A buzz radiated from students chatting anxiously of upcoming exams and for some, the soon-to-be graduating seniors, hopes and uncertainties of post-university life. But for a multidisciplinary subset of 75 students from the Schools of Business, Economics, Applied Sciences and Engineering & Technology Schools, the morning of July 9th offered a brief retreat from exam prep to stoke a shared passion: social impact through entrepreneurship. Innovations in Healthcare/SEAD staff and students, in partnership with the Chandaria Business Innovation and Incubation Centre at KU, were on campus to engage with Kenyatta students about social entrepreneurship. Workshop topics catered to students all across the social entrepreneurship experience spectrum. We gave an overview of social entrepreneurship, tips on idea generation and case studies of successful social entrepreneurs. For those more seasoned, including a host of innovators currently steeped in the Chandaria incubation process, specific tools and resources were presented to help entrepreneurs evaluate their business models and identify potential blind-spots that could stall capital procurement down the road.
The session was energized with dialogue flowing from the students who clearly demonstrated an aptitude for entrepreneurship geared towards improving their communities. Student ideas, born from personal experience, ranged from biomedical implants and diagnostic medical devices to rural/urban supply chain transformation to community building through unifying university students and knowledge sharing. Students did not shy away from asking the questions most pressing to their business idea as they peppered the Chandaria and Innovations in Healthcare/SEAD teams on subjects like capital mobilization, creativity around sustaining revenue streams, mentorship and networking channels, and transitioning from prototype to a market-ready product or service.

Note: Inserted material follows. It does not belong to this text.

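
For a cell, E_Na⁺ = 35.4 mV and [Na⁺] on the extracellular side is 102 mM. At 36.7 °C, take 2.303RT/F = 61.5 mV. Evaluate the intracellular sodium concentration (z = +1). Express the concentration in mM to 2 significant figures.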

The workshop concluded with a breakout session that encouraged student sub-teams to pressure test each other’s ideas by walking the idea through each component in the Social Business Model Canvas. The students' commitment to improving their ideas was evident and inspiring as they eagerly presented their enhanced business models back to the broader group. For students contemplating concepts like “value proposition” and “intervention type” for the first time, one student summarized the session’s benefit: “I’ve always known I’d one day start a business but didn’t know where to start. This workshop has given me a starting point.”
As the event came to a close, departing students were provided a resource guide that detailed East Africa Social Entrepreneur success stories and a social entrepreneurship reading list to support the students in their journey. For those students (who may be reading this post) with an insatiable desire for more perspectives on social entrepreneurship, here are some more resources to check out:
- Health Market Innovations
- Stanford Social Innovation Review
- Aspen Network of Development Entrepreneurs
- Health Systems Hub
The partnership between Chandaria Business Innovation and Incubation Centre and Innovations in Healthcare/SEAD has concluded but the broader conversation is just getting started. We were encouraged to see that the training and tools we gained from Duke spans borders and cultures. The opportunity to teach this workshop was energizing and rewarding. One student recapped a workshop theme like this, “Social entrepreneurs pair a purpose driven life with hard skills to make a business work.” That is a winning formula, indeed, and the passion and promise displayed by these 75 students was resounding evidence that a social entrepreneurial spirit is thriving at Kenyatta University.